Il segreto è la cottura

La cottura è il cuore del processo industriale della Ceramica Italiana.
Prima di questa fase le materie prime subiscono le seguenti trasformazioni:

  • Argilla, sabbia, feldspato e altri materiali sono macinati in mulini a rotazione con acque anche riciclate, formando la barbottina, una soluzione liquida argillosa, piuttosto viscosa.
  • La barbottina entra a contatto con aria caldissima che fa evaporare l’acqua dell’impasto lasciando una finissima polvere granulare chiamata atomizzato.
  • L’atomizzato viene pressato all’interno di stampi e trasportato ai forni di cottura.

Durante il ciclo di cottura, le piastrelle, precedentemente formattate mediante pressatura, acquisiscono le loro qualità finali. Questa fase avviene a temperature che oscillano tra 1000°C e 1300°C e garantisce al prodotto finale le caratteristiche tipiche di resistenza e durabilità. Gli impasti naturali si trasformano in prodotti di qualità tecnica ed estetica; decori e smalti superficiali si cristallizzano dando vita alla colorazione definitiva delle piastrelle in Ceramica Italiana.

Emissioni di fluoro e particellari abbattute

Dagli anni ‘70 la Ceramica Italiana ha focalizzato l’attenzione sul miglioramento dell’impatto ambientale dei cicli produttivi, per i quali è determinante la fase di cottura. Tutti gli stabilimenti industriali si sono dotati di tecnologie avanzate che abbattono gli agenti inquinanti, come previsto dalle Linee Guida Nazionali sulle “Migliori Tecniche Disponibili” (BAT). Il risultato si è tradotto in una drastica riduzione di emissioni di Co2 nell’atmosfera, di polveri, piombo, zolfo, particolato e fluoro.

(riduzione 82% ca. tra il 1988 e il 2020)

Il fluoro è uno degli inquinanti tipici rilasciati dai forni industriali. Il quantitativo liberato dalla cottura della ceramica varia dai 180 ai 340 kg/anno, a seconda delle dimensioni degli impasti. Però, grazie all’installazione di sistemi di depurazione a caldo di polveri e fumi, le emissioni di fluoro dei cicli produttivi della Ceramica Italiana sono rigorosamente controllate e mantenute al di sotto del limite di legge  di 0,2 g/m2, necessario per l’ottenimento del marchio Ecolabel.

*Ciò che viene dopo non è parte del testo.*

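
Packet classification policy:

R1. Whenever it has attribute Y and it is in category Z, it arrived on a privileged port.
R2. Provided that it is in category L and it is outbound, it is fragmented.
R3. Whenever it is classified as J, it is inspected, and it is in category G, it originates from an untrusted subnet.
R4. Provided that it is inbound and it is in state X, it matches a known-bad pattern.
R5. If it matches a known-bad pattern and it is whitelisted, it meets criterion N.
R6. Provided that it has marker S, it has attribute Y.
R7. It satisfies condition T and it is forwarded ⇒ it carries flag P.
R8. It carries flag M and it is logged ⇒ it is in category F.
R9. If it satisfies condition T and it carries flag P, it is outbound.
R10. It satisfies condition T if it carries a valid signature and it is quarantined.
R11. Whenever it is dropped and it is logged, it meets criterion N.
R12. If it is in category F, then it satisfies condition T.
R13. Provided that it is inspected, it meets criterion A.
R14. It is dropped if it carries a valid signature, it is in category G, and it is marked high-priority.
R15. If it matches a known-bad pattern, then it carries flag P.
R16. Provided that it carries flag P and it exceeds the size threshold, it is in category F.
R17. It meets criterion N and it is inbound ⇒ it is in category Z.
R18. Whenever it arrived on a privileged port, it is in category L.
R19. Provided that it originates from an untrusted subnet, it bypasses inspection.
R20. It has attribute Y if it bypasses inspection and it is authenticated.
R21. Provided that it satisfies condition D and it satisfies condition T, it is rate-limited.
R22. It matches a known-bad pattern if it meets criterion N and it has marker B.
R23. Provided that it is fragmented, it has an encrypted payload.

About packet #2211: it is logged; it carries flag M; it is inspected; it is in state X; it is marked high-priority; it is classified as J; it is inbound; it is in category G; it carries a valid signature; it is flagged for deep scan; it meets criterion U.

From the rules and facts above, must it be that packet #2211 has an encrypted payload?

Forward chaining from the given facts derives: originates from an untrusted subnet, matches a known-bad pattern, is in category F, satisfies condition T, meets criterion A, is dropped, carries flag P, bypasses inspection, is outbound, meets criterion N, is in category Z.
The only rule concluding "it has an encrypted payload" is R23, which needs "it is fragmented"; that is never established.

No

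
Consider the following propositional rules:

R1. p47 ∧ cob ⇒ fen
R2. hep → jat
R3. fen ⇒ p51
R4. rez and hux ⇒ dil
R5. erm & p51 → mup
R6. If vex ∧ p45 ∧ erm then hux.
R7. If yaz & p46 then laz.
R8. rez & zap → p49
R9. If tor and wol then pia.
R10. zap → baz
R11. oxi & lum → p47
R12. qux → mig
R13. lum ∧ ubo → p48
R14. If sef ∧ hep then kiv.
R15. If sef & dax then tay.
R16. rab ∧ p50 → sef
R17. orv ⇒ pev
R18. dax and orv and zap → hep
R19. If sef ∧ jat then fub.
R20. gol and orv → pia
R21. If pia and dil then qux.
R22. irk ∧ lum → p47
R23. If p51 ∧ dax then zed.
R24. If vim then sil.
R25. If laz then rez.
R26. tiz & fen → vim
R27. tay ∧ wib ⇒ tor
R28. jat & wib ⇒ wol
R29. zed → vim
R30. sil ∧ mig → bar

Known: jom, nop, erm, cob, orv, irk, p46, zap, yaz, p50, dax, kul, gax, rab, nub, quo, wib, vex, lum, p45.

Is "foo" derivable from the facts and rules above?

Forward chaining from the given facts derives: hux, laz, baz, sef, pev, hep, p47, rez, fen, jat, p51, dil, mup, p49, kiv, tay, fub, zed, tor, wol, vim, pia, qux, sil, mig, bar.
No rule has foo as its conclusion, and it is not among the given facts.

No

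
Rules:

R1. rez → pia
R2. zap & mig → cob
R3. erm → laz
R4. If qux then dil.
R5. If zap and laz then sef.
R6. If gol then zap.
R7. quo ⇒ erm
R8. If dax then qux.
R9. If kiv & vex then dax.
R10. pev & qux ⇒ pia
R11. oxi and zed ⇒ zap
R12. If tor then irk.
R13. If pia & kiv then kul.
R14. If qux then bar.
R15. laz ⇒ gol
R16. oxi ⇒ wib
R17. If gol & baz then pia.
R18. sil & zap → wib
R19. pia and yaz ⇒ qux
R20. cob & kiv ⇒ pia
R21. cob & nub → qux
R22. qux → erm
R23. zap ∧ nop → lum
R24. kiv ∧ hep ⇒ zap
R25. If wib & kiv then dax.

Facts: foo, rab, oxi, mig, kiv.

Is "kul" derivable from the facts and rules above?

Yes

wib  (by R16: oxi)
dax  (by R25: wib, kiv)
qux  (by R8: dax)
erm  (by R22: qux)
laz  (by R3: erm)
gol  (by R15: laz)
zap  (by R6: gol)
cob  (by R2: zap, mig)
pia  (by R20: cob, kiv)
kul  (by R13: pia, kiv)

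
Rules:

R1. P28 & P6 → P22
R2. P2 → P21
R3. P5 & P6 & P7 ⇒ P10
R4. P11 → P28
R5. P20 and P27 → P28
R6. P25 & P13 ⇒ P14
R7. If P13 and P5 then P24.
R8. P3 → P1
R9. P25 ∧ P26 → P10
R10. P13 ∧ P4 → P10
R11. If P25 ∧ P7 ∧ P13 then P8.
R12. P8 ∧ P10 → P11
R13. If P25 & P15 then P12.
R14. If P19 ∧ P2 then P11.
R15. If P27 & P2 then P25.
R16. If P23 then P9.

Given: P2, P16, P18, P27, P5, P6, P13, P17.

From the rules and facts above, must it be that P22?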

FEF – FEF- EMISSIONI IN ATMOSFERA FLUORO
Periodo 1988 –  2020

Oltre al fluoro, inquinante tipico della fase di cottura, la Ceramica Italiana ha incrementato misure sostenibili per trattare anche le emissioni di materiale particellare. I valori massimi rilevati per tutti gli impianti indagati sono inferiori al 60% dal riferimento delle BAT di settore.

FEF- EMISSIONI IN ATMOSFERA MATERIALE PARTICELLARE
Anno 2020

Durabile è sostenibile

La Ceramica Italiana rispetta il pianeta perché nasce da processi produttivi a emissioni minime e, a parità di tempo e interventi di manutenzione, richiede un numero inferiore di sostituzioni rispetto altri materiali. La maggiore durabilità abbatte lo sfruttamento di risorse naturali e la movimentazione di prodotti destinati ai mercati di tutto il mondo, riducendo l’impatto ambientale di tutta la filiera.